Did you hear about the mathematician who is afraid of negative numbers?
He will stop at nothing to avoid them.
I love how the Earth rotates
It makes my day
A Roman soldier is bragging to his friend: ‘You’ll never guess with how many women I’ve slept!’
'Mmm?' 'Not that many!'
If I won $298 million I’d donate a quarter of it to charities…
I'm not sure what I'd do with the other $297,999,999.75 though.
Isaac Newton died a virgin.
That means I have one up on history's greatest scientific genius. Because I'm not dead.
I failed a health and safety course yesterday. One of the questions was ‘in the event of a fire, what steps would you take?’
‘Large ones’ was apparently the wrong answer.
A lawyer, a priest and a doctor are all on a ship filled with children and it begins to sink.
They all jump into the life boats, but due to the weight, the life boats start sinking as well. The doctor exclaims “Save the children!” And begins to jump out of the lifeboat. The lawyer grabs the doctor and pulls him back stating “Screw the children!” The priest says “Do we have time?”
Went to a stables looking for work and the stable master asked “Have you ever shoed a horse?”
"No, but I told a donkey to fuck off once."
Which weighs more, a gallon of water, or a gallon of butane?
A gallon of water. Butane is a lighter fluid.
A 911 operator is sitting at her desk when she gets a call.

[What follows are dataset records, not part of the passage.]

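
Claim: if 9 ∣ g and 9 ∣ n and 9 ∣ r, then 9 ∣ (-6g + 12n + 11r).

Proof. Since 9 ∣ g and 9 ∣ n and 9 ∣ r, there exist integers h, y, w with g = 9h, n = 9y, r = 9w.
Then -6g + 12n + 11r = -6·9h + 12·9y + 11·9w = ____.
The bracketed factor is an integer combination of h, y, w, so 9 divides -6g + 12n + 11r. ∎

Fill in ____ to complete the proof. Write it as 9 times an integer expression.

Pull the common 9 out of every term: -6·9h + 12·9y + 11·9w = 9(-6h + 11w + 12y).
-6h + 11w + 12y is an integer, which exhibits the divisibility.

9(-6h + 11w + 12y)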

"911 What's your emergency?" She answers. "My friend and I were walking through the woods when he just collapsed. I think he died." A man responds. He is very nervous "Ok, calm down. First, make sure he's dead." The operator replies. There's a silence on the phone. Then, there's a gunshot. The man then says, "OK, now what?"
A priest, an imam and a rabbit walk into a blood bank
The rabbit says : I think I might be a type O.